A Few Thoughts About RuPaul’s Drag Race All Stars: Season Two, Reunited

The best reality show of the year is officially over now. RuPaul’s Drag Race All Stars, season two, you were not expected to be anything more than the same but—Boy.—did you beat expectations.

The final farewell reunion show was no exception. It helped to define what the Drag Race should be, what it needs to get back to instead of dreaming bigger than necessary. Let’s unpack what happened in the hopes that season nine will hear us.

And of course: spoilers ahead. Get last week’s recap here.

Throw Phi Phi From The Train.
Less from a place of surprise and more from a place of “LOL.,” Phi Phi was the whipping child for the entire episode by everyone. From the bullshit card device to blaming the edit to blatantly calling her out, to defend herself in absence, there were so many means to further crucify the mad queen, to illustrate that she is now a ghost. RuPaul led the charge too, a surprising bitch move that illustrated that Phi Phi’s door is closed and that there are now 99 queens, Phi Phi being eliminated from the canon entirely. You could say that Ru holds grudges (Which she does.) but the fact that Adore showed up, had a great time, and accepted a spot on All Stars three speaks volumes. Perhaps she was the black sheep cast grey in the shadow of Phi Phi. A lesson to all: when they go low, Phi Phi goes lower.

The Real Housewives Of Logo
The overwhelming, obvious feeling of this reunion was that Logo has found their version of Real Housewives in Drag Race. You wouldn’t get this from normal seasons because the “reunion” blowout in the end is too much of a spectacle of crowning to actually let the queens gossip and fight and unpack their communal experience. Instead the live (“live,” as in live-to-tape) finales are too packed with ideas, trying to fit too much into an already packed sausage. The All Stars reunion? It was just right. There was no racing to get to crowning nor were people distracted by potentially winning or grinding their teeth as they watch someone else win. Instead, everyone was able to chill and truly have a great conversation after the fact. The season ended, now they react to it, removed in time versus still being in it. It was very engaging in a way that recalled earlier seasons, where someone like Tammie Brown can yell at Ru for not “walking with children in nature.” When production guards are down and talent is made to feel comfortable (i.e., it’s not a performance nor is there an audience present), you get a reunion like this—and it feels as delicious as a Real Housewives reunion, Alaska’s fake leg notwithstanding.

The Tao Of Alyssa.
Alyssa had some great philosophical moments here, explaining herself, clarifying that she is no one’s competition in any All Star game—but she does have an enviable personality.

Katya, The Bridesmaid.
Like I mentioned in the last recap, Katya is great, in theory. I love her. But, as her burn victim attire proved, she’s a flash laugh: look at her, giggle, and let the effects wear off very quickly as you wish she would take it off. She recognized that this is her downfall too in the reunion, explaining at points that Alaska owned where she didn’t and that she did and didn’t deserve praise. Katya is such a great person and is the entire series’ Miss Congeniality. But Miss Congeniality should never be confused for the next drag superstar because she is the bridesmaid—not the bride.

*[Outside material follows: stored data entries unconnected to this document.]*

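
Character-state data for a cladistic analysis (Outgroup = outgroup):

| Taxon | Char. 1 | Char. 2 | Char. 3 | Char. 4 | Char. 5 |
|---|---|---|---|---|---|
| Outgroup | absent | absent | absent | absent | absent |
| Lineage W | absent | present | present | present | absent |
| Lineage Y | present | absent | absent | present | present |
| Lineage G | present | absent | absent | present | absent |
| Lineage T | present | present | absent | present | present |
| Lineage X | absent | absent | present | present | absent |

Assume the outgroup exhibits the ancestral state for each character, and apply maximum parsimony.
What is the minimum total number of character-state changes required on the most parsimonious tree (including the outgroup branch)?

6

The outgroup has state 'absent' for every character, so 'present' is the derived state throughout.
Char. 1 (derived state 'present') is shared by Lineage G, Lineage T, and Lineage Y — a synapomorphy uniting that clade.
Char. 2 groups Lineage T and Lineage W, which is incompatible with the clades supported by the remaining characters; treating it as convergent (homoplasy) costs fewer steps than any alternative tree.
Char. 3: derived state 'present' in Lineage W and Lineage X only — synapomorphy for {Lineage W, Lineage X}.
All ingroup taxa share the derived state 'present' for Char. 4; it defines the ingroup but does not resolve relationships within it.
Only Lineage T and Lineage Y show the derived state 'present' for Char. 5, supporting them as a clade.
Most parsimonious ingroup topology: ((Lineage W,Lineage X),((Lineage Y,Lineage T),Lineage G)).
Changes per character on this tree: Char. 1: 1; Char. 2: 2; Char. 3: 1; Char. 4: 1; Char. 5: 1.
Total = 6.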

Alaska As Perfection, Defined.
As the episode rolled in to discuss Alaska’s reasons for winning, a montage played of all her best moments and you realized that—Damn.—Alaska did sweep the competition. We know this, yes. Serpentine and crazed toward the end, of course, but Alaska deserved her win. She is in a league of her own with a storyline to back it up. No one else has that and, as said since day one of this season, the crown was waiting for her to take. All the queens agreed in the reunion too. There were no harsh words because Alaska did in fact deserve to win. No one was there to challenge that.

The Best, Biggest Shoes To Fill.
Several times on the episode, the queens and Ru claimed that this was the best season ever. From the Emmy conjuring to backhandedly toting ratings records, everyone in the room noticed that—Huh.—they did it right. They caught the lightning in a bottle again. What does that mean for the future? Season nine has to bring it. You can’t follow up this amazing All Stars season with some paltry bullshit with Pearl and Miss Fame. You need likable, talented queens who can share their point of view within the confines of the show, a show that shouldn’t aim to be bigger than it is. Will that happen? Of course not. This season will be hard to top (Ha!) and the ambitions of non-All Stars seasons are too big to question—but they should be. Getting back to basics works as we all saw. Less is more. Don’t let us down.

What did you think? Any theories on who is going to be on season nine? I’m ready to see them queens already.